Companies to pay to settle SEC 'naked' stock short-sale case

ByABC News
August 6, 2009, 12:38 AM

— -- The Securities and Exchange Commission for the first time has enforced new rules intended to limit a practice known as "naked" short-selling.

The SEC said Wednesday that some traders and their firms have agreed to settle charges that they violated the rules without admitting or denying guilt.

The rules were put in place last year at the height of the financial crisis, and the SEC made them permanent last month.

The agency says New York-based Steven Hazan and Hazan Capital Management have agreed to pay $3 million to settle the charges, while Chicago-based TJM Proprietary Trading agreed to a penalty of $541,000.
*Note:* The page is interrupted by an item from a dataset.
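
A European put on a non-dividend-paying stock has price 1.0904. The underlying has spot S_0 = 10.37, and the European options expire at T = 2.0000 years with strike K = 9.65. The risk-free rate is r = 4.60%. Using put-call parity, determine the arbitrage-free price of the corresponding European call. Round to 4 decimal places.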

The two firms were charged with circumventing a rule that requires brokers to promptly produce shares in naked short-selling transactions. Naked short sales involve bets against a share price by investors who don't own the shares at the time of the sale. Such sales can depress the price of a company's stock.

Michael Bachner, a lawyer for Hazan, said his client decided to settle because "the cost of defending these actions would have been similar" to the amount of the fines and penalties paid. A TJM lawyer declined comment.

Short-sellers borrow a company's shares, sell them, then buy them back when the stock falls and return them to the lender pocketing the difference in price. Naked short-selling occurs when sellers don't borrow the shares before selling them, then look to cover positions some time after the sale.